On Tue, 3 Jan 2006, Martin J. Bligh wrote:
>
> Well, it's not just one function, is it? It'd seem that if you unlined
> a whole bunch of stuff (according to this theory) then normal
> macro-benchmarks would go faster? Otherwise it's all just rather
> theoretical, is it not?
One of the problems with code size optimizations is that they
fundamentally show much less impact under pretty much any traditional
benchmark.
In user space, for example, the biggest impact of size optimization tends
to be in things like load time and low-memory situations. Yet, that's
never what is benchmarked (yeah, people will benchmark some low-memory
kernel situations by compating different swap-out algorithms etc against
each other - but they'll almost never compare the perceived speed of your
desktop when you start swapping).
Now, I'll happily also admit that code and data _layout_ is often a lot
more effective than just code size optimizations. That's especially true
with low-memory situations where the page size being larger than many of
the code sequences, you can make a bigger impact by changing utilization
than by changing absolute size.
But even then it's actually really hard to measure. Cache effects tend to
be hard _anyway_ to measure, it's really hard when the interesting case is
the cold-cache case and can't even do simple microbenchmarks that repeat a
million times to get stable results.
So the best we can usually do is "microbenchmarks don't show any
noticeable _worse_ behaviour, and code size went down by 10%".
Just as an example: there's an old paper on the impact of the OS design on
the memory subsystem, and one of the tables is about how many cycles per
instruction is spent on cache effects (this was Ultrix vs Mach, the load
was the average of a workload that was either specint or looked a lot
like it).
I$ D$
Ultrix user: 0.07 0.08
Mach user: 0.07 0.08
Ultrix system: 0.43 0.23
Mach system: 0.57 0.29
Now, that's an oldish paper, and we really don't care about Ultrix vs Mach
nor about the particular hw (Decstation), but the same kind of basic
numbers have been repeated over an over. Namely that system code tends to
have very different behaviour from user code wrt caches. Caches may have
gotten better, but code has gotten bigger, and cores have gotten faster.
And in particular, they tend to be _much_ worse. Something you'll seldom
see as clearly in micro-benchmarks, if only because under those benchmarks
things will generally be more cached - especially on the I$ side.

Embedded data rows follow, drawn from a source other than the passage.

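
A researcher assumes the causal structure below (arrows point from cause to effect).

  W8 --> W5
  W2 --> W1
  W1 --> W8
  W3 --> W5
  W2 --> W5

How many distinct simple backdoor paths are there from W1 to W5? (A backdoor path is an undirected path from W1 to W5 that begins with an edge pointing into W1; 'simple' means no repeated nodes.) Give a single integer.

1

A backdoor path from W1 to W5 is any simple undirected path whose first edge points into W1 (i.e. leaves W1 via a parent).
Parents of W1: {W2}.
Enumerating:
  P1: W1 <- W2 -> W5
That exhausts the simple backdoor paths. Count: 1.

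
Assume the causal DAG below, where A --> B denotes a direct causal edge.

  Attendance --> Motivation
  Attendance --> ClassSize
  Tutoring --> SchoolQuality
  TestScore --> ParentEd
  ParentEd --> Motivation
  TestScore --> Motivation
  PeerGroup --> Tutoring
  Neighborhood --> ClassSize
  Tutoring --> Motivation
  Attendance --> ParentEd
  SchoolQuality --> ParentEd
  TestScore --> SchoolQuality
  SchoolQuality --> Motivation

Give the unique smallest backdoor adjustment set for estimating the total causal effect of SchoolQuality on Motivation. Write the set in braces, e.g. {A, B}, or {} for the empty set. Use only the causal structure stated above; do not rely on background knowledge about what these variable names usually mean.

Variables eligible for adjustment (non-descendants of SchoolQuality, excluding SchoolQuality and Motivation): {Attendance, ClassSize, Neighborhood, PeerGroup, TestScore, Tutoring}.
Backdoor paths from SchoolQuality to Motivation:
  P1: SchoolQuality <- TestScore -> ParentEd <- Attendance -> Motivation
  P2: SchoolQuality <- TestScore -> ParentEd -> Motivation
  P3: SchoolQuality <- TestScore -> Motivation
  P4: SchoolQuality <- Tutoring -> Motivation
The empty set is not sufficient: P2 (SchoolQuality <- TestScore -> ParentEd -> Motivation) has no collider blocking it and no conditioned non-collider, so it is open.
Try {TestScore, Tutoring}:
  P1: blocked at fork node TestScore ∈ conditioning set.
  P2: blocked at fork node TestScore ∈ conditioning set.
  P3: blocked at fork node TestScore ∈ conditioning set.
  P4: blocked at fork node Tutoring ∈ conditioning set.
{TestScore, Tutoring} contains no descendant of SchoolQuality and blocks every backdoor path.
Every element of {TestScore, Tutoring} is needed (dropping TestScore leaves P2 open; dropping Tutoring leaves P4 open), so no proper subset is valid.
Among all size-2 subsets of the eligible variables, only {TestScore, Tutoring} blocks every backdoor path, so it is the unique smallest valid adjustment set.

{TestScore, Tutoring}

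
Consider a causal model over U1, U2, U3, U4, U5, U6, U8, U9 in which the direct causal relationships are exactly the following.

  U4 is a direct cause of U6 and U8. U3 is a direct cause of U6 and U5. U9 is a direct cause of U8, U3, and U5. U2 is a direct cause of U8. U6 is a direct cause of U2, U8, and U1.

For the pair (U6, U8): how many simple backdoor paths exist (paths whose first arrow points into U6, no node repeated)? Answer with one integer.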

So I should probably try to find something slightly more modern, but what
it boils down to is that at least one well-cited paper that is fairly easy
to find claims that about _half_a_cycle_ for each instruction was spent on
I$ misses in system code on a perfectly regular mix of programs. And that
the cost of I$ was actually higher than the cost of D$ misses.

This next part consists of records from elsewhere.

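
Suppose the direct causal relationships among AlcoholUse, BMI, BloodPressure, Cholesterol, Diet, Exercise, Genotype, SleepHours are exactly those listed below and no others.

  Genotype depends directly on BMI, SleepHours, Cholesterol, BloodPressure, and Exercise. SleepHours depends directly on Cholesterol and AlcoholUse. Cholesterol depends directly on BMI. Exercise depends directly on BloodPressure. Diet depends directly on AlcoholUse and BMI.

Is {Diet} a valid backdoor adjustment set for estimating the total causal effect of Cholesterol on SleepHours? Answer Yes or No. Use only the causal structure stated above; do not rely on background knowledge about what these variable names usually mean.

Backdoor paths from Cholesterol to SleepHours (paths whose first edge points into Cholesterol):
  P1: Cholesterol <- BMI -> Diet <- AlcoholUse -> SleepHours
  P2: Cholesterol <- BMI -> Genotype <- SleepHours
Condition 1 (no descendant of Cholesterol in the set): holds — descendants of Cholesterol are {Genotype, SleepHours}; none are in {Diet}.
Condition 2 (every backdoor path blocked by {Diet}):
  P1: open — collider(s) Diet are conditioned on (or have a conditioned descendant) and no non-collider on the path is in the set.
  P2: blocked at collider Genotype (neither it nor any descendant is in the conditioning set).
{Diet} does not satisfy the backdoor criterion.

No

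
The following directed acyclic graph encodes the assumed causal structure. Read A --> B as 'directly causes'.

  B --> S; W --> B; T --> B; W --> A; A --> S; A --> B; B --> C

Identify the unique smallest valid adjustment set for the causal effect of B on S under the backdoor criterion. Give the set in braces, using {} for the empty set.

{A}

Variables eligible for adjustment (non-descendants of B, excluding B and S): {A, T, W}.
Backdoor paths from B to S:
  P1: B <- W -> A -> S
  P2: B <- A -> S
The empty set is not sufficient: P1 (B <- W -> A -> S) has no collider blocking it and no conditioned non-collider, so it is open.
Try {A}:
  P1: blocked at chain node A ∈ conditioning set.
  P2: blocked at fork node A ∈ conditioning set.
{A} contains no descendant of B and blocks every backdoor path.
No other singleton works — e.g. {T} leaves P1 open — so {A} is the unique smallest valid adjustment set.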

Now, most of the _time_ tends to be spent in user mode. That is probably
part of the reason for why system mode gets higher cache misses (another
is that obviously you'd hope that the user program can optimize for its
particular memory usage, while the kernel can't). But the result remains:
I$ miss time is a noticeable portion of system time.
Now, I claim that I$ miss overhead on a system would probably tend to have
a pretty linear relationship with the size of the static code. There
aren't that many big hot loops or small code that fits in the I$ to skew
that trivial rule.
So at a total guess, and taking the above numbers (that are questionable,
but hey, they should be ok as a starting point for WAGging), reducing code
size by 10% should give about 0.007 cycles per instruction in user space.
Whee. Not very noticeable. But on system code (the only thing the kernel
can help), it's actually a much more visible 0.05 CPI.
Yeah, the math is bogus, the numbers may be irrelevant, but it does show
why I$ should matter, even though it's much harder to measure.